Bandar Malaysia

KUALA LUMPUR (Dec 29): 1Malaysia Development Bhd (1MDB) is near to sealing an agreement with a prospective partner to sell 60% of its shares in Bandar Malaysia Sdn Bhd before the year ends.

1MDB is now down to two bidders to choose from.

It is learnt that the consortium led by China Railway Construction Corp Ltd (CRCC) and property tycoon Tan Sri Lim Kang Hoo’s Iskandar Waterfront Holdings Sdn Bhd (IWH) is back in favour although Tan Sri Desmond Lim together with Qatari investors submitted a late bid after the tender was closed.

Bandar Malaysia is developing the massive mixed-use development here with an estimated gross development value of RM40 billion.

On Dec 7, The Edge weekly reported that Desmond’s bid is understood to be worth about RM15 billion, vying — with that of front runner the IWH-CRCC consortium’s RM13 billion — to be the equity investor and development partner of Bandar Malaysia.

When contacted yesterday, 1MDB president and group executive director Arul Kanda Kandasamy declined to comment, saying the negotiation process is still in progress.

“As we are still in negotiations with the bidders, it is not possible to comment on [the] query. We will, however, make an announcement as soon as there is a tangible development,” he told The Edge Financial Daily.

Bandar Malaysia is a 486-acre (196.6ha) development on the former Sungai Besi Air Force base.

On Nov 12, The Edge Financial Daily reported that the strategic development company had narrowed down the list of 40 initial bidders to two, including a consortium led by a China-based company in a tie-up with Kang Hoo and several other local developers.

This follows an announcement by CH Williams Talhar and Wong (WTW) — the transaction adviser to Bandar Malaysia’s master developer 1MDB Real Estate Sdn Bhd (1MDB RE) — that it had received two final, binding and funded bids from development partners for the proposed sale of the 60% stake in Bandar Malaysia, but did not name them.

WTW said it, together with 1MDB RE, was seeking clarification and undertaking a comprehensive analysis of the two bids. 1MDB RE had on Dec 16 changed its name to TRX City Sdn Bhd.

IWH is a partnership between Kumpulan Prasarana Rakyat Johor (KPRJ) — a Johor state government entity — and Kang Hoo. IWH has a 47.16% stake in Iskandar Waterfront City Bhd, which is principally involved in property development and construction activities.

1MDB obtained planning approvals for Bandar Malaysia’s mixed development project, located 3.5km from KLCC Twin Towers, in October.
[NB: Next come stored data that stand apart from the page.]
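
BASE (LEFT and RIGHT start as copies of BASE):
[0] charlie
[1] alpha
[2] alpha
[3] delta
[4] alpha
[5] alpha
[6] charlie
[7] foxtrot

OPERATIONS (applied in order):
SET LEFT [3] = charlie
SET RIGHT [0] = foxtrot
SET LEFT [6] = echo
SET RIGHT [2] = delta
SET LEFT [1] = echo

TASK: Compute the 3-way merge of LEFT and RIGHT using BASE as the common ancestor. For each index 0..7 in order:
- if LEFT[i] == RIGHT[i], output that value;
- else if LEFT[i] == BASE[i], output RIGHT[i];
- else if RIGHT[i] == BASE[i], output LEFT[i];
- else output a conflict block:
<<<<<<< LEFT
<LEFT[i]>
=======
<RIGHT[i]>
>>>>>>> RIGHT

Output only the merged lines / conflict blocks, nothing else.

Final LEFT:  [charlie, echo, alpha, charlie, alpha, alpha, echo, foxtrot]
Final RIGHT: [foxtrot, alpha, delta, delta, alpha, alpha, charlie, foxtrot]
i=0: L=charlie=BASE, R=foxtrot -> take RIGHT -> foxtrot
i=1: L=echo, R=alpha=BASE -> take LEFT -> echo
i=2: L=alpha=BASE, R=delta -> take RIGHT -> delta
i=3: L=charlie, R=delta=BASE -> take LEFT -> charlie
i=4: L=alpha R=alpha -> agree -> alpha
i=5: L=alpha R=alpha -> agree -> alpha
i=6: L=echo, R=charlie=BASE -> take LEFT -> echo
i=7: L=foxtrot R=foxtrot -> agree -> foxtrot

Answer: foxtrot
echo
delta
charlie
alpha
alpha
echo
foxtrot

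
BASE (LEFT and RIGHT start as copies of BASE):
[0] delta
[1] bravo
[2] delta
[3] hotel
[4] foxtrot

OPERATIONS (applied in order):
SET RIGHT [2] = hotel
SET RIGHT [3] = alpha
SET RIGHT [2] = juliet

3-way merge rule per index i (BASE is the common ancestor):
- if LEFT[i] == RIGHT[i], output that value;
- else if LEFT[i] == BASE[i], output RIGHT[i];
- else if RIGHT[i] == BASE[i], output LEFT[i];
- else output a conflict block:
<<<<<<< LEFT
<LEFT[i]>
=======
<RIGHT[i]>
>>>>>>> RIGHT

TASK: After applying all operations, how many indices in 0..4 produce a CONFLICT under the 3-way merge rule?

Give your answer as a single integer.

Answer: 0

Derivation:
Final LEFT:  [delta, bravo, delta, hotel, foxtrot]
Final RIGHT: [delta, bravo, juliet, alpha, foxtrot]
i=0: L=delta R=delta -> agree -> delta
i=1: L=bravo R=bravo -> agree -> bravo
i=2: L=delta=BASE, R=juliet -> take RIGHT -> juliet
i=3: L=hotel=BASE, R=alpha -> take RIGHT -> alpha
i=4: L=foxtrot R=foxtrot -> agree -> foxtrot
Conflict count: 0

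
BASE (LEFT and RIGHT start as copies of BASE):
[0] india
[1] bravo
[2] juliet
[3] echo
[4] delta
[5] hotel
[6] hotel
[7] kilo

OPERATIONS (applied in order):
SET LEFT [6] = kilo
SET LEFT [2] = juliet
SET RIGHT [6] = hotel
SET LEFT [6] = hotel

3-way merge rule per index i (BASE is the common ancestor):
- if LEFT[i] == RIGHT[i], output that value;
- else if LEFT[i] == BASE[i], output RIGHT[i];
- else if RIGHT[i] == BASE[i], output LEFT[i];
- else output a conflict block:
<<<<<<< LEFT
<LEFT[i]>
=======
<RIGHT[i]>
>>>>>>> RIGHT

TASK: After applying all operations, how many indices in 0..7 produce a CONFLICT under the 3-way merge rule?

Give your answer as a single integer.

Final LEFT:  [india, bravo, juliet, echo, delta, hotel, hotel, kilo]
Final RIGHT: [india, bravo, juliet, echo, delta, hotel, hotel, kilo]
i=0: L=india R=india -> agree -> india
i=1: L=bravo R=bravo -> agree -> bravo
i=2: L=juliet R=juliet -> agree -> juliet
i=3: L=echo R=echo -> agree -> echo
i=4: L=delta R=delta -> agree -> delta
i=5: L=hotel R=hotel -> agree -> hotel
i=6: L=hotel R=hotel -> agree -> hotel
i=7: L=kilo R=kilo -> agree -> kilo
Conflict count: 0

Answer: 0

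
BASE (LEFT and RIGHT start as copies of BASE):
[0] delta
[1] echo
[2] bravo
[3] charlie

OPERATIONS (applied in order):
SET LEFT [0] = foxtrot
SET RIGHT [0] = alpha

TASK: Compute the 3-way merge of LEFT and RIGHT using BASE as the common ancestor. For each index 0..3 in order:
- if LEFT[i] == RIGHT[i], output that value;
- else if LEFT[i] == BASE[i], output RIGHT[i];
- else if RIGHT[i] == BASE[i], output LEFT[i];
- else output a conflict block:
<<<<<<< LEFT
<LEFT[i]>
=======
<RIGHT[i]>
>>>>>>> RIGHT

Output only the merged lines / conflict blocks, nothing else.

Answer: <<<<<<< LEFT
foxtrot
=======
alpha
>>>>>>> RIGHT
echo
bravo
charlie

Derivation:
Final LEFT:  [foxtrot, echo, bravo, charlie]
Final RIGHT: [alpha, echo, bravo, charlie]
i=0: BASE=delta L=foxtrot R=alpha all differ -> CONFLICT
i=1: L=echo R=echo -> agree -> echo
i=2: L=bravo R=bravo -> agree -> bravo
i=3: L=charlie R=charlie -> agree -> charlie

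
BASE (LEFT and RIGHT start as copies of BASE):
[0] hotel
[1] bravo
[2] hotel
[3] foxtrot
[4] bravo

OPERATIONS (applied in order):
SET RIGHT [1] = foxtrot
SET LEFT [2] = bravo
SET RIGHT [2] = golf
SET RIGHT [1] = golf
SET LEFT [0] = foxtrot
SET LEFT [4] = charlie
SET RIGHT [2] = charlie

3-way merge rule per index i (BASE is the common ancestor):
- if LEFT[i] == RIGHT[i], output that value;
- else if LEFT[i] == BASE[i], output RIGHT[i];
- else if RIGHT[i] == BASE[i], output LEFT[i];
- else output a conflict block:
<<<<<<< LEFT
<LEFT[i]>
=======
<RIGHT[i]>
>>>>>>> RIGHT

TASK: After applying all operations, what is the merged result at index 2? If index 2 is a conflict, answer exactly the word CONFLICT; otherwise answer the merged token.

Answer: CONFLICT

Derivation:
Final LEFT:  [foxtrot, bravo, bravo, foxtrot, charlie]
Final RIGHT: [hotel, golf, charlie, foxtrot, bravo]
i=0: L=foxtrot, R=hotel=BASE -> take LEFT -> foxtrot
i=1: L=bravo=BASE, R=golf -> take RIGHT -> golf
i=2: BASE=hotel L=bravo R=charlie all differ -> CONFLICT
i=3: L=foxtrot R=foxtrot -> agree -> foxtrot
i=4: L=charlie, R=bravo=BASE -> take LEFT -> charlie
Index 2 -> CONFLICT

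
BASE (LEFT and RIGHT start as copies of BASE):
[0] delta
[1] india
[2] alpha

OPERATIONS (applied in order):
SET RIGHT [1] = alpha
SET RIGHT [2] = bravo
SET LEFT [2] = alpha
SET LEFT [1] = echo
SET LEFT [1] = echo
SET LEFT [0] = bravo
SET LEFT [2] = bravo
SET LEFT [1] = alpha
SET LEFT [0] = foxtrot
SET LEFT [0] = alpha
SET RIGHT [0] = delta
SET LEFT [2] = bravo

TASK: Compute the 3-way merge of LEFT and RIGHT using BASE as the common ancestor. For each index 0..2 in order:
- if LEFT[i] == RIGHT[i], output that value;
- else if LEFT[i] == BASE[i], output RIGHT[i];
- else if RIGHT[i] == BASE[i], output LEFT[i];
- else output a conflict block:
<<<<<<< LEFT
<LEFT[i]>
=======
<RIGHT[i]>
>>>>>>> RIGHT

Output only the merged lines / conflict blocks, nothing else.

Final LEFT:  [alpha, alpha, bravo]
Final RIGHT: [delta, alpha, bravo]
i=0: L=alpha, R=delta=BASE -> take LEFT -> alpha
i=1: L=alpha R=alpha -> agree -> alpha
i=2: L=bravo R=bravo -> agree -> bravo

Answer: alpha
alpha
bravo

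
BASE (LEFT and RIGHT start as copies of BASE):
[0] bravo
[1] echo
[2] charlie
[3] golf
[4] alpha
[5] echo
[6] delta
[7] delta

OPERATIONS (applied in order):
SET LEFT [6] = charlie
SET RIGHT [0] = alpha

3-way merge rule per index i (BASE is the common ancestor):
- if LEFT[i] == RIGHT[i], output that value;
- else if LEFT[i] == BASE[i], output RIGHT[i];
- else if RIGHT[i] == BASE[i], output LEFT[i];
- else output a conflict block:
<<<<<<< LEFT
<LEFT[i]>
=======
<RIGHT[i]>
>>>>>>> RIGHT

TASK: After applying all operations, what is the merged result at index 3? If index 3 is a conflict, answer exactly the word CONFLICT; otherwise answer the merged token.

Final LEFT:  [bravo, echo, charlie, golf, alpha, echo, charlie, delta]
Final RIGHT: [alpha, echo, charlie, golf, alpha, echo, delta, delta]
i=0: L=bravo=BASE, R=alpha -> take RIGHT -> alpha
i=1: L=echo R=echo -> agree -> echo
i=2: L=charlie R=charlie -> agree -> charlie
i=3: L=golf R=golf -> agree -> golf
i=4: L=alpha R=alpha -> agree -> alpha
i=5: L=echo R=echo -> agree -> echo
i=6: L=charlie, R=delta=BASE -> take LEFT -> charlie
i=7: L=delta R=delta -> agree -> delta
Index 3 -> golf

Answer: golf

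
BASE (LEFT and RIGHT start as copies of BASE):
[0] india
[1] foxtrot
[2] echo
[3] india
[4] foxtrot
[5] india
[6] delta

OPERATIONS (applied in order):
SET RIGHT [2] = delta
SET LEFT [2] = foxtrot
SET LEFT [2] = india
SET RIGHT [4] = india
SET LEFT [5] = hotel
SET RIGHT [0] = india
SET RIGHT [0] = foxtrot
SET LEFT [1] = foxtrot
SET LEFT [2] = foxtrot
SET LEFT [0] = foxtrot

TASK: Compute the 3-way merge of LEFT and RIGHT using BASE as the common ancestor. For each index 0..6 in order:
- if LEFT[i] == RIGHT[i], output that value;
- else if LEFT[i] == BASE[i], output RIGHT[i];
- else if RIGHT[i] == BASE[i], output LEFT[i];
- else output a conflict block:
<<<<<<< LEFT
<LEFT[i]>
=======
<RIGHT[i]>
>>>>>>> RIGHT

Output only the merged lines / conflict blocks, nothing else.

Answer: foxtrot
foxtrot
<<<<<<< LEFT
foxtrot
=======
delta
>>>>>>> RIGHT
india
india
hotel
delta

Derivation:
Final LEFT:  [foxtrot, foxtrot, foxtrot, india, foxtrot, hotel, delta]
Final RIGHT: [foxtrot, foxtrot, delta, india, india, india, delta]
i=0: L=foxtrot R=foxtrot -> agree -> foxtrot
i=1: L=foxtrot R=foxtrot -> agree -> foxtrot
i=2: BASE=echo L=foxtrot R=delta all differ -> CONFLICT
i=3: L=india R=india -> agree -> india
i=4: L=foxtrot=BASE, R=india -> take RIGHT -> india
i=5: L=hotel, R=india=BASE -> take LEFT -> hotel
i=6: L=delta R=delta -> agree -> delta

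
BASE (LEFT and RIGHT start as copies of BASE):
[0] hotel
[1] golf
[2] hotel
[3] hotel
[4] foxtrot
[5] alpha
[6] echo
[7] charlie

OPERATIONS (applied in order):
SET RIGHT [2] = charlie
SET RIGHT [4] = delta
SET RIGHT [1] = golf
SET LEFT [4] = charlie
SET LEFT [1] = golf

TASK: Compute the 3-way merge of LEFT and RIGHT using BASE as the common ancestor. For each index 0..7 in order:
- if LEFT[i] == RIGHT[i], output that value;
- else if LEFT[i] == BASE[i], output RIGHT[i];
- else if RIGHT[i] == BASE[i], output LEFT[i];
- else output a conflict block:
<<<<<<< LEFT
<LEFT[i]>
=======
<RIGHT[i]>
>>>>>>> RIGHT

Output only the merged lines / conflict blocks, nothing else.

Answer: hotel
golf
charlie
hotel
<<<<<<< LEFT
charlie
=======
delta
>>>>>>> RIGHT
alpha
echo
charlie

Derivation:
Final LEFT:  [hotel, golf, hotel, hotel, charlie, alpha, echo, charlie]
Final RIGHT: [hotel, golf, charlie, hotel, delta, alpha, echo, charlie]
i=0: L=hotel R=hotel -> agree -> hotel
i=1: L=golf R=golf -> agree -> golf
i=2: L=hotel=BASE, R=charlie -> take RIGHT -> charlie
i=3: L=hotel R=hotel -> agree -> hotel
i=4: BASE=foxtrot L=charlie R=delta all differ -> CONFLICT
i=5: L=alpha R=alpha -> agree -> alpha
i=6: L=echo R=echo -> agree -> echo
i=7: L=charlie R=charlie -> agree -> charlie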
Bandar Malaysia will house the terminals for the Kuala Lumpur-Singapore High-Speed Rail (HSR), Mass Rapid Transit Lines 2 and 3, KTM Komuter and Express Rail Link, among others.

Considering that a big portion of the Kuala Lumpur-Singapore HSR will run through Johor, an earlier consideration was that it would make sense to have Kumpulan Prasarana Rakyat Johor involved in the Bandar Malaysia development.

Moreover, the RM13 billion bid would put 1MDB in a better position financially. Late November, 1MDB disposed of its power assets, parked under Edra Global Energy Bhd, to China General Nuclear Power Corp, for RM9.83 billion.

With the sale of the power assets, 1MDB managed to trim some RM16.63 billion from its RM48.36 billion estimated debt, leaving it with borrowings of about RM31.73 billion.

An additional RM13 billion would reduce 1MDB’s debt to less than RM20 billion.

Loca media also reported that 1MDB’s cost in acquiring the Bandar Malaysia land was RM1.6 billion for the entire 486 acres, which works out to RM74.20 per sq ft. Selling 60% of it for RM13 billion would peg the value of 1MDB’s 40% at RM8.67 billion.

1MDB was given a six-month extension until March next year to file its financial year ended March 31, 2015 accounts, so its latest debt level is not known.

With the power assets and 60% of Bandar Malaysia sold, 1MDB’s remaining assets include the 70-acre Tun Razak Exchange (TRX), which is slated to be an international financial hub, as well as a 9.5ha piece of land in Ayer Itam, Penang. TRX is estimated to have a gross development value of RM26 billion.